AUTHOR INTERVIEW: Jonathan Maberry, Author of “We All Make Sacrifices”

What were your thoughts when you first encountered the concept behind this anthology?

My first thought was, what the #@&%? No, seriously. The title alone sounded crazy. But I like crazy, so I was pretty much in at that point. As for the deeper theme, it was fun because it didn’t make me keep to a tight little genre box. That’s always a major plus for writers, and definitely for me because I’ve built a career out of shifting, blending and jumping genres. So, this was really seasoned to my tastes.

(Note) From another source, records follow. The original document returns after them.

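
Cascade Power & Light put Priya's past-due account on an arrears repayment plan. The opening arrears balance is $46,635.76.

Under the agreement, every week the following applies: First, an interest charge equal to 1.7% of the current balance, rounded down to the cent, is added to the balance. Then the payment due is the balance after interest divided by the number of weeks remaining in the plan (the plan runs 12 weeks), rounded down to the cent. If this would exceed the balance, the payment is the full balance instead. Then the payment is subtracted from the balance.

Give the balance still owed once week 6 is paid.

$25,799.70

Week 1: opening $46,635.76; interest $792.80 → $47,428.56; payment $3,952.38; balance $43,476.18
Week 2: opening $43,476.18; interest $739.09 → $44,215.27; payment $4,019.57; balance $40,195.70
Week 3: opening $40,195.70; interest $683.32 → $40,879.02; payment $4,087.90; balance $36,791.12
Week 4: opening $36,791.12; interest $625.44 → $37,416.56; payment $4,157.39; balance $33,259.17
Week 5: opening $33,259.17; interest $565.40 → $33,824.57; payment $4,228.07; balance $29,596.50
Week 6: opening $29,596.50; interest $503.14 → $30,099.64; payment $4,299.94; balance $25,799.70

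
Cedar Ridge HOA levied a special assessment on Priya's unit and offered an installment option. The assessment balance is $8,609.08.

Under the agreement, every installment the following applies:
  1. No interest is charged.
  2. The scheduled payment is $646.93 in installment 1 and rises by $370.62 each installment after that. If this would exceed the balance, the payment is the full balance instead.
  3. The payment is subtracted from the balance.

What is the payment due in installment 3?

$1,388.17

# | Opening | Payment | End bal
1 | $8,609.08 | $646.93 | $7,962.15
2 | $7,962.15 | $1,017.55 | $6,944.60
3 | $6,944.60 | $1,388.17 | $5,556.43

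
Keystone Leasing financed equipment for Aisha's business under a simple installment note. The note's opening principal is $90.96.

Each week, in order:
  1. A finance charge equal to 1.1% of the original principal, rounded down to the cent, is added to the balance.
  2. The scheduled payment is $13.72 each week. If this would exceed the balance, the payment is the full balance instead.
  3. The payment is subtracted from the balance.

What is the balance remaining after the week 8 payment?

$0.00

Week 1: opening $90.96; interest $1.00 → $91.96; payment $13.72; balance $78.24
Week 2: opening $78.24; interest $1.00 → $79.24; payment $13.72; balance $65.52
Week 3: opening $65.52; interest $1.00 → $66.52; payment $13.72; balance $52.80
Week 4: opening $52.80; interest $1.00 → $53.80; payment $13.72; balance $40.08
Week 5: opening $40.08; interest $1.00 → $41.08; payment $13.72; balance $27.36
Week 6: opening $27.36; interest $1.00 → $28.36; payment $13.72; balance $14.64
Week 7: opening $14.64; interest $1.00 → $15.64; payment $13.72; balance $1.92
Week 8: opening $1.92; interest $1.00 → $2.92; payment $2.92; balance $0.00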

With the theme in question, you could have taken your story in any number of different directions.  How did you come up with your particular idea?

Because the framework seemed a little wacky (in a good way) it immediately felt like a ‘Sam Hunter’ story. Sam is a private eye with a fearsome secret who slouches his way through several of my recent short stories. The Sam Hunter stories are blend of noir mystery, snarky humor and supernatural horror. I had wanted to do a story set on the fringes of the organized crime world, but which focused on the children of criminals. One of my working titles was ‘Offspring’, but as the story evolved in the telling I changed it to the much more appropriate ‘We All Make Sacrifices’. Like all of the Sam Hunter stories there is a bit of moral outrage here, and some very nasty comeuppance.

What challenges if any did it pose having to incorporate a particular phrase into the flow of your story and making it seem perfectly natural?  

I’m pretty sure Sam Hunter says something like that in a lot of his stories. I put him in those kinds of situations. If he was a real person he’d want to beat the crap out of me, I have no doubt. So, there wasn’t any kind of difficulty in putting that phrase in Sam’s mouth.

What kind of research did you have to do for your story?

I’m always doing some poking around in the minds and practices of criminals, but I’m particularly fascinated by their day-to-day lives, and the lives of the people in their families. I did some reading but mostly drew on conversations I’ve had with people on both sides of the law. It fascinated me how willing cops and crooks are to talk about their lives –especially to writers. Maybe they think that because we do fiction we don’t take their stuff seriously. Yeah. We do.

What else are you working on right now?  Anything you have coming out that you’d like to talk about?

This is the busiest phase of my career. I have a slew of books just out and coming out, including Kill Switch (the 8th Joe Ledger novel), “Dark of Night” (a novella featuring Joe Ledger and Dez Fox), Vault of Shadows (the 2nd book in my middle grade science fiction/horror mash-up series, The Nightsiders), Mars One (a YA novel about the first colonists going to Mars); and a slew of anthologies I’ve edited, including The X-Files: The Truth is Out There, V-Wars Vol. IV: Shockwaves, Out of Tune Vol. II, Scary Out There, and Alternate Sherlocks. Plus, I’m out in support of my first board game, V-Wars: A Game of Blood and Betrayal. At the same time I’m writing several novels this year including the 9th Joe Ledger novel (Dogs of War), a novel about teenage Dana Scully (X-Files Origins: Devil’s Advocate), a standalone horror novel for adults (Glimpse), and a YA novel about a teen bodyguard (Watch Over Me).